In 1986, Mauzy fulfilled a life-long dream of sitting on the Texas Supreme Court. While on the Court, he was a formidable force for the people's right to a trial by jury. His passion for public education and every Texas child's equal right to access educational resources, culminated in his authorship of the Court's unanimous opinion in Edgewood Vs. Kirby, which declared the state's mechanism for funding public education was unconstitutional. That decision led the Legislature to enact the share-the-wealth law that had richer school districts sharing money with poorer ones. After losing his seat on the Court in 1992, Mauzy still fought for justice and the Democratic Party activities.

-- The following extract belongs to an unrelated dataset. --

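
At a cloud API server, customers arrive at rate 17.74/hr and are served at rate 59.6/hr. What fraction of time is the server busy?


ρ = λ/μ = 17.74/59.6 = 0.2977

Final: 0.2977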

Justice Mauzy died Tuesday, October 10, 2000, after a brave battle against lung cancer. An anatomical donor, Mauzy had a cenotaph, or memorial marker, placed in the Texas State Cemetery.

Information taken from "Former Supreme Court justice fought for education, little guy," Austin American-Statesman, October 11, 2000, and obituary in the Austin American-Statesman, October 12, 2000.